HomeReady mortgages provide the greatest benefit to people who plan to share the costs of the loan with other family members. Most mortgage lenders base their approval process solely on the borrower's personal income. For HomeReady loans, Fannie Mae permits non-occupant co-borrowers to add their financial support to the process. This means that parents or relatives can help boost a borrower's chances of securing approval for a mortgage, even if they don't plan on living in the purchased property.

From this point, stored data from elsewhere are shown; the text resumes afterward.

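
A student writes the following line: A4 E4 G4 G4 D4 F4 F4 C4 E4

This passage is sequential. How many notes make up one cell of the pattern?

3

9 notes total. Splitting into 3 groups of 3:
A4 E4 G4 | G4 D4 F4 | F4 C4 E4
Every group is a transposition down a 2nd of the one before; no shorter unit works.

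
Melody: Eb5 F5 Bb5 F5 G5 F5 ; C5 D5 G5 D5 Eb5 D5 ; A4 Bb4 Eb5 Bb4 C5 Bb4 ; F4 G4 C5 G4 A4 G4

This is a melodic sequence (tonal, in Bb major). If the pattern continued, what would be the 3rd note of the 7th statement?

With 6-note cells, note 3 of each statement runs Bb5, G5, Eb5, C5.
Extending down a 3rd: A4 → F4 → D4.

D4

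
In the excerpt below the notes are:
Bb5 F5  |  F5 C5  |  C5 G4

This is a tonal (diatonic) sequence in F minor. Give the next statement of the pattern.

G4 Db4

Unit = 2 notes; the statements start on Bb5, F5, C5, moving down a 4th each time.
From G4 the diatonic shape gives G4 Db4.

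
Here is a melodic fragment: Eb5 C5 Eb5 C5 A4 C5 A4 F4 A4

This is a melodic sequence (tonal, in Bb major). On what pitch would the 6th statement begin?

Bb3

Unit = 3 notes; the statements start on Eb5, C5, A4, moving down a 3rd each time.
Continuing: F4 → D4 → Bb3. Statement 6 starts on Bb3.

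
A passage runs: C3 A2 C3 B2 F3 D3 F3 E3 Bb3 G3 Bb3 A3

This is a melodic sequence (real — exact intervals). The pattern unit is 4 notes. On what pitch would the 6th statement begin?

With a 4-note motive the entries are C3, F3, Bb3, each up a 4th from the previous.
Continuing: Eb4 → Ab4 → Db5. Statement 6 starts on Db5.

Db5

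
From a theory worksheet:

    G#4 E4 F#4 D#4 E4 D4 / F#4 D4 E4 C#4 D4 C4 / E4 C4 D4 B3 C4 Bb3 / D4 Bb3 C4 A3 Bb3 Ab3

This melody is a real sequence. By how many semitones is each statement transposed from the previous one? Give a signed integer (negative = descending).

The 6-note cells begin on G#4, F#4, E4, D4 — each down a 2nd from the last.
G#4→F#4 is 66 − 68 = -2 semitones.

-2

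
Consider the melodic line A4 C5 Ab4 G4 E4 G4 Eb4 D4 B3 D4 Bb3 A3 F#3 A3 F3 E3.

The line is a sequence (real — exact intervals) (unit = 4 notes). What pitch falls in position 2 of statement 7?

F#2

With 4-note cells, note 2 of each statement runs C5, G4, D4, A3.
Carrying that down a 4th forward: E3 → B2 → F#2.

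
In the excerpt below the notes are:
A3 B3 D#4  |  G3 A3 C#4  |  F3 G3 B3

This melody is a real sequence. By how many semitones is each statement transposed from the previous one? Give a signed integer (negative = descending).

-2

Unit = 3 notes; the statements start on A3, G3, F3, moving down a 2nd each time.
A3→G3 is 55 − 57 = -2 semitones.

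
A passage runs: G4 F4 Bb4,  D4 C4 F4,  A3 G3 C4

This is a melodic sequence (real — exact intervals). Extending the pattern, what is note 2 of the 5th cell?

A2

Grouping in 3s, the 2nd note of each cell is F4, C4, G3.
Extending down a 4th: D3 → A2.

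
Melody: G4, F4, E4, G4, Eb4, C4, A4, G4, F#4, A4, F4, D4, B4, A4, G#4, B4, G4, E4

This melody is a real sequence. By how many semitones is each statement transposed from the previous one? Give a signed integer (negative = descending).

2

Unit = 6 notes; the statements start on G4, A4, B4, moving up a 2nd each time.
Counting half-steps from G4 to A4: 2.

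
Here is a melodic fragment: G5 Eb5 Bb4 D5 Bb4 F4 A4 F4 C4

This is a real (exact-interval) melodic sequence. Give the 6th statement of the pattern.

F#3 D3 A2

The 3-note cells begin on G5, D5, A4 — each down a 4th from the last.
Carrying on: E4 → B3 → F#3.
From F#3 the exact shape gives F#3 D3 A2.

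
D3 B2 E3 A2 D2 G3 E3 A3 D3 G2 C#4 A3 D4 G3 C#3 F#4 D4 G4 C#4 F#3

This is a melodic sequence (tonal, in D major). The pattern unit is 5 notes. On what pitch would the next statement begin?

B4

Unit = 5 notes; the statements start on D3, G3, C#4, F#4, moving up a 4th each time.
The next head, up a 4th from F#4, is B4.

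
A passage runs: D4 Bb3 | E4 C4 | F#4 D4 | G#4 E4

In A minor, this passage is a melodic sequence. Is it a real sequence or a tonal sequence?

Each cell has the same semitone pattern (-4,) — intervals are preserved exactly.
And Bb3 lies outside A minor, so the sequence is real rather than tonal.

real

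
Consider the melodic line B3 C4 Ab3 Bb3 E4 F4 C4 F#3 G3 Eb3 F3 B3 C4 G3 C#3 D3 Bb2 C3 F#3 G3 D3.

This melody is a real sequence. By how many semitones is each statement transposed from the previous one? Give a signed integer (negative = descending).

With a 7-note motive the entries are B3, F#3, C#3, each down a 4th from the previous.
B3→F#3 is 54 − 59 = -5 semitones.

-5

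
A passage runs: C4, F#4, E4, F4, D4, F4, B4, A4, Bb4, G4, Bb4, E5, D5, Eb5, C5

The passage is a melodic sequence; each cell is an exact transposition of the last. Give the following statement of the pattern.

The 5-note cells begin on C4, F4, Bb4 — each up a 4th from the last.
From Eb5 the exact shape gives Eb5 A5 G5 Ab5 F5.

Eb5 A5 G5 Ab5 F5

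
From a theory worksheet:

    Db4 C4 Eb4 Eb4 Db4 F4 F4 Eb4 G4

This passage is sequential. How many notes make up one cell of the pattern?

9 notes total. Splitting into 3 groups of 3:
Db4 C4 Eb4 | Eb4 Db4 F4 | F4 Eb4 G4
Every group is a transposition up a 2nd of the one before; no shorter unit works.

3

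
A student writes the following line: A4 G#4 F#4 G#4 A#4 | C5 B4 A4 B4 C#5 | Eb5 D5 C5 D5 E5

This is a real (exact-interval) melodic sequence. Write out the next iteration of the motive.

The 5-note cells begin on A4, C5, Eb5 — each up a 3rd from the last.
From Gb5 the exact shape gives Gb5 F5 Eb5 F5 G5.

Gb5 F5 Eb5 F5 G5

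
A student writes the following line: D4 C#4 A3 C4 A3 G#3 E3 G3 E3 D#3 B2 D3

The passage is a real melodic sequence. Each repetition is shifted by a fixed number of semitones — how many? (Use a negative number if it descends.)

Unit = 4 notes; the statements start on D4, A3, E3, moving down a 4th each time.
Counting half-steps from D4 to A3: -5.

-5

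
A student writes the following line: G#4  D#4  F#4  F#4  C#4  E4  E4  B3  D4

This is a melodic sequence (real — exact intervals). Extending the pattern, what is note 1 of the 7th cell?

Ab3

The unit is 3 notes. Position-1 pitches of the 3 shown cells: G#4, F#4, E4.
Extending down a 2nd: D4 → C4 → Bb3 → Ab3.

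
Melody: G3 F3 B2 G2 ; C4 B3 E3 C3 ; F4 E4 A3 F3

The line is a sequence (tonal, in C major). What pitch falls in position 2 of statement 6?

G5

Grouping in 4s, the 2nd note of each cell is F3, B3, E4.
Carrying that up a 4th forward: A4 → D5 → G5.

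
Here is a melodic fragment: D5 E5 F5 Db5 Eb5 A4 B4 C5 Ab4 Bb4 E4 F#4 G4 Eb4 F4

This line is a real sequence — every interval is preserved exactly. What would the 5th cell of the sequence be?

The 5-note cells begin on D5, A4, E4 — each down a 4th from the last.
Extending down a 4th: B3 → F#3.
From F#3 the exact shape gives F#3 G#3 A3 F3 G3.

F#3 G#3 A3 F3 G3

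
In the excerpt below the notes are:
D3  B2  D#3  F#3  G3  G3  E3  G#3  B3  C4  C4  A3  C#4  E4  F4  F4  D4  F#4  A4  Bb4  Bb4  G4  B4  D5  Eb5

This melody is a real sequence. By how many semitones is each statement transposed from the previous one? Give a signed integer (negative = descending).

5

Taking 5-note groups, the heads are D3, G3, C4, F4, Bb4: the pattern moves up a 4th.
D3→G3 is 55 − 50 = 5 semitones.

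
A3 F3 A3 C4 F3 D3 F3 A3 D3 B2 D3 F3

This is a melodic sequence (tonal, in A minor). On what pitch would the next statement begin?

Taking 4-note groups, the heads are A3, F3, D3: the pattern moves down a 3rd.
The next head, down a 3rd from D3, is B2.

B2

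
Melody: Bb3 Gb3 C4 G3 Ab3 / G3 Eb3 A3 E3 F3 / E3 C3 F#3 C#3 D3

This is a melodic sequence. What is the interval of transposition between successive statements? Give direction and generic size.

Unit = 5 notes; the statements start on Bb3, G3, E3, moving down a 3rd each time.
From Bb3 to G3: down a 3rd.

down a 3rd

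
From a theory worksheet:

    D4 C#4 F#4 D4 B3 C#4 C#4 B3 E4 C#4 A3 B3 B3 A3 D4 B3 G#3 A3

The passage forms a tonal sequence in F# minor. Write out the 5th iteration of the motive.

G#3 F#3 B3 G#3 E3 F#3

With a 6-note motive the entries are D4, C#4, B3, each down a 2nd from the previous.
Carrying on: A3 → G#3.
So cell 5 is G#3 F#3 B3 G#3 E3 F#3.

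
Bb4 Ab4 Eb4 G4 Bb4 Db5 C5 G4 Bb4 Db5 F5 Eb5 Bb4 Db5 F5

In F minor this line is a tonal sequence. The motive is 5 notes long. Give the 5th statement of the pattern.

C6 Bb5 F5 Ab5 C6

Taking 5-note groups, the heads are Bb4, Db5, F5: the pattern moves up a 3rd.
Continuing the starts: Ab5 → C6.
From C6 the diatonic shape gives C6 Bb5 F5 Ab5 C6.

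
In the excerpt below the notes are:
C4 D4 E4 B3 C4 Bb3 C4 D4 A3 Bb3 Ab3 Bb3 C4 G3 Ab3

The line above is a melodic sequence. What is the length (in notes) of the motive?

There are 15 notes; a 5-note unit gives 3 cells:
C4 D4 E4 B3 C4 | Bb3 C4 D4 A3 Bb3 | Ab3 Bb3 C4 G3 Ab3
Every group is a transposition down a 2nd of the one before; no shorter unit works.

5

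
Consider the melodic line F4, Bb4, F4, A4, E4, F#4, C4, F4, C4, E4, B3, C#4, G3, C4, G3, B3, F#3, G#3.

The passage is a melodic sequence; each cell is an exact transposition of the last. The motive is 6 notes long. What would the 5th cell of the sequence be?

A2 D3 A2 C#3 G#2 A#2

The 6-note cells begin on F4, C4, G3 — each down a 4th from the last.
Continuing the starts: D3 → A2.
Statement 5 starts on A2 and keeps the same exact contour: A2 D3 A2 C#3 G#2 A#2.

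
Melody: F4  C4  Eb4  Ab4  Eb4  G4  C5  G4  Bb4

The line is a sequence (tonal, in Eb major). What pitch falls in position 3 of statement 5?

F5

The unit is 3 notes. Position-3 pitches of the 3 shown cells: Eb4, G4, Bb4.
Extending up a 3rd: D5 → F5.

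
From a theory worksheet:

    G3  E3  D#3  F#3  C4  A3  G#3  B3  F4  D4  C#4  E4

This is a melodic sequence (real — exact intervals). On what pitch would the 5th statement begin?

With a 4-note motive the entries are G3, C4, F4, each up a 4th from the previous.
Extending the heads up a 4th: Bb4 → Eb5.

Eb5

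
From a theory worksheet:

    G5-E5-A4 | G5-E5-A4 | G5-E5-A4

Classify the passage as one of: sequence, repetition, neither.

repetition

Each 3-note cell is identical (G5 E5 A4), restated at the same pitch.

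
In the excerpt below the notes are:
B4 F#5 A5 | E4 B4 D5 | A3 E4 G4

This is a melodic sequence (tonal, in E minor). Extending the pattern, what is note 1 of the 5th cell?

The unit is 3 notes. Position-1 pitches of the 3 shown cells: B4, E4, A3.
Carrying that down a 5th forward: D3 → G2.

G2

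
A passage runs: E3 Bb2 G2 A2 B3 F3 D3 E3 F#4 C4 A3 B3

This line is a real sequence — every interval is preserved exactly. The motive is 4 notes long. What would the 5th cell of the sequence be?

Taking 4-note groups, the heads are E3, B3, F#4: the pattern moves up a 5th.
Continuing the starts: C#5 → G#5.
So cell 5 is G#5 D5 B4 C#5.

G#5 D5 B4 C#5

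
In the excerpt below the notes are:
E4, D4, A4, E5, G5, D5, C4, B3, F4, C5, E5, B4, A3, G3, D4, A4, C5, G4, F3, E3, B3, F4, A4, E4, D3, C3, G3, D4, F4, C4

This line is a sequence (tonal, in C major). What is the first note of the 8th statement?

E2

The 6-note cells begin on E4, C4, A3, F3, D3 — each down a 3rd from the last.
Continuing: B2 → G2 → E2. Statement 8 starts on E2.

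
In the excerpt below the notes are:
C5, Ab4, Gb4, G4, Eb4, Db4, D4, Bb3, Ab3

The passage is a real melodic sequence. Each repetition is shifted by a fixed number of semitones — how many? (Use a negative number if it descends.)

-5

Taking 3-note groups, the heads are C5, G4, D4: the pattern moves down a 4th.
C5→G4 is 67 − 72 = -5 semitones.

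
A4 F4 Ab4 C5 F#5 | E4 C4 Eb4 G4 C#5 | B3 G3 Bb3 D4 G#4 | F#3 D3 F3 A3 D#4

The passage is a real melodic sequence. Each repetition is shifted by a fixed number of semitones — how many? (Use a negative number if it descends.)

Taking 5-note groups, the heads are A4, E4, B3, F#3: the pattern moves down a 4th.
Counting half-steps from A4 to E4: -5.

-5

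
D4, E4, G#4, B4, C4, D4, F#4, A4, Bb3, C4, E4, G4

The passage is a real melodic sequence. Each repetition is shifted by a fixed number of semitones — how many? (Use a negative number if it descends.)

-2

Taking 4-note groups, the heads are D4, C4, Bb3: the pattern moves down a 2nd.
D4 to C4 spans -2 semitones.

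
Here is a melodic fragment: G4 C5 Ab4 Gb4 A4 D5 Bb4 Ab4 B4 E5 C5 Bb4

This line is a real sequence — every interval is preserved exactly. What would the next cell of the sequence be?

The 4-note cells begin on G4, A4, B4 — each up a 2nd from the last.
Statement 4 starts on C#5 and keeps the same exact contour: C#5 F#5 D5 C5.

C#5 F#5 D5 C5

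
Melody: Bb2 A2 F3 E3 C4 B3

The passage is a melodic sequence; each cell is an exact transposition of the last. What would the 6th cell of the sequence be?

Taking 2-note groups, the heads are Bb2, F3, C4: the pattern moves up a 5th.
Extending up a 5th: G4 → D5 → A5.
Statement 6 starts on A5 and keeps the same exact contour: A5 G#5.

A5 G#5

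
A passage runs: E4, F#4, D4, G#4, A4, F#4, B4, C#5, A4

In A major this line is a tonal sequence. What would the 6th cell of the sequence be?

Taking 3-note groups, the heads are E4, G#4, B4: the pattern moves up a 3rd.
Continuing the starts: D5 → F#5 → A5.
From A5 the diatonic shape gives A5 B5 G#5.

A5 B5 G#5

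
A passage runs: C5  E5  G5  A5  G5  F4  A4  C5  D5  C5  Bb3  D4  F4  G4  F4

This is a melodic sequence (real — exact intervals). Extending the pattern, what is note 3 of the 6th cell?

With 5-note cells, note 3 of each statement runs G5, C5, F4.
Carrying that down a 5th forward: Bb3 → Eb3 → Ab2.

Ab2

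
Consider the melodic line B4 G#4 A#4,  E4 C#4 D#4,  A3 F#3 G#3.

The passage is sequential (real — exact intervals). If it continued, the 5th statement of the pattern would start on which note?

With a 3-note motive the entries are B4, E4, A3, each down a 5th from the previous.
Extending the heads down a 5th: D3 → G2.

G2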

Even if you don't have any co-borrowers, the HomeReady loan will count the contribution of people living with you as compensating factors. While their incomes won't be added to yours in the approval process, they can help you secure approval in situations where your debt-to-income ratio is higher than normal. This includes not only immediate family members but also roommates and boarders who can prove that they've been with you for at least one year. If your new home has any detached living units like a basement apartment, you can also propose to find a tenant and add the estimated rent as part of your income in the application.

Peoria AZ HomeReady Home Loan Benefits:

  • Lowers down payment and credit score requirements
  • Allows you to accept larger gifts in down payment and closing
  • Reduces mortgage insurance and allows you to cancel at 80% LTV
  • Permits family or friends to co-sign on your home loan
  • Income from others in your house can help you get approved

While it is less difficult to get a HomeReady loan than a more traditional loan it is also important to understand all the requirements and responsibilities that come with buying a Peoria AZ  home. Here are some common concerns and questions for HomeReady Mortgages:

How does a HomeReady mortgage make it easier to qualify?
Why Should I Own Rather Than Rent?
Home Much Can I Borrow


How does HomeReady mortgage make it easier to qualify?
The most notable difference is that HomeReady uses flexible rules to determine applicants’ debt-to income ration. The HomeReady 

program’s requirements are more flexible in whose income may be included in your mortgage application– For instance, you may be able to rely on income:

from another adult living with you, like an adult child, who also contributes to the income in the household
Family and friends who might be helping you pay the mortgage, but don’t live with you
rental income from leasing a basement apartment to help pay the mortgage?

Why Should I Own Rather Than Rent?
Homeownership has many benefits. Some of them include having a home where you can do whatever you want with it — paint it, decorate it, you name it! Besides making it your home, there are other benefits related to your home purchase loan. You may, for example, be able to claim income tax deductions for interest payments under your mortgage. Plus, by making regular monthly payment under an amortizing loan, you will build up your own equity, and not your landlords.

How Much Can I Borrow
Most loan programs require that your total debt be less than 45% of your gross monthly income. That percentage includes the new mortgage payments, any car loans, student loans, credit card, and any other debt you have occurred. It does not include expenses like cable bills, utilities, gym memberships and such. However, HomeReady does have flexible debt to income guidelines. If you have a history of paying your bills on time, then you may qualify for higher debt to income ratios up to 50% of your income.

You also need to think personally how much debt you can live with. Take time to determine how much debt you prefer to manage and if it is an amount you can one day pay off.